Eric Lefkofsky and Brad Keywell, the entrepreneurs behind Groupon, plan to invest between $100,000 and $1 million in young companies, while also providing mentoring services, networking opportunities and other resources to help them grow. Both of them hail from the Midwest and would like to see the region retain more of the tech talent that regularly flees to Silicon Valley post graduation.

So far, it’s unclear exactly what Lightbank will be looking for. Its stylish site calls for applications from early-stage startups serving “large addressable markets” in “high growth industries.” It’s also scouting for disruptive technologies that fit nicely into simple business plans.
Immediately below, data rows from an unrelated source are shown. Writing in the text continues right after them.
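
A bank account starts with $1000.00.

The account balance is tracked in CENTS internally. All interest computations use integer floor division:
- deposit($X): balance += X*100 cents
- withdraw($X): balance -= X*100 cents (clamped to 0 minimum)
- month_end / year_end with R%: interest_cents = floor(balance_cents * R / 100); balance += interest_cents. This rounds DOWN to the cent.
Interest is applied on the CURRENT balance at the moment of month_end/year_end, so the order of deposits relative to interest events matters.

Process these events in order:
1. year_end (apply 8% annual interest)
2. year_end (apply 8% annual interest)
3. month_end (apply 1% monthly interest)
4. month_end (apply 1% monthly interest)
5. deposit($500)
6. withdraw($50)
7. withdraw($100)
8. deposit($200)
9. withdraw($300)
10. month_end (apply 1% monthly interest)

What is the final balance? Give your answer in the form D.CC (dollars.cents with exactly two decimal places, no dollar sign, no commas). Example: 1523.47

After 1 (year_end (apply 8% annual interest)): balance=$1080.00 total_interest=$80.00
After 2 (year_end (apply 8% annual interest)): balance=$1166.40 total_interest=$166.40
After 3 (month_end (apply 1% monthly interest)): balance=$1178.06 total_interest=$178.06
After 4 (month_end (apply 1% monthly interest)): balance=$1189.84 total_interest=$189.84
After 5 (deposit($500)): balance=$1689.84 total_interest=$189.84
After 6 (withdraw($50)): balance=$1639.84 total_interest=$189.84
After 7 (withdraw($100)): balance=$1539.84 total_interest=$189.84
After 8 (deposit($200)): balance=$1739.84 total_interest=$189.84
After 9 (withdraw($300)): balance=$1439.84 total_interest=$189.84
After 10 (month_end (apply 1% monthly interest)): balance=$1454.23 total_interest=$204.23

Answer: 1454.23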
Lefkofsky and Keywell seem to have a pretty good eye. Between them, they’ve founded five companies and raised up to $167 million in capital to generate $1.5 billion in returns. Their average investment took less than five years to pay off. Groupon itself has done pretty well, with more than 3 million subscribers and $35 million in capital from New Enterprise Associates and Accel Partners.

Both entrepreneurs have since moved on — Lefkofsky to Chicago private equity and consulting firm Blue Media, and Keywell to private equity and consulting firm Meadow Lake Management. In the past, they have founded MediaBank, InnerWorkings and Echo Global Logistics.

As professional as the duo is, Lightbank has a fun, frolicky tone to it, clearly targeting the quintessential fresh-faced startup exec. Applicants can be expected to be challenged to a ping-pong tournament, for instance, and are encouraged to apply so that they no longer have to tell their friends that they’re unemployed.

The application for funding, built directly into the site, exemplifies the simplicity of the concept. Candidates are asked for their idea, who they are, why Lightbank should be interested and how they plan to make money.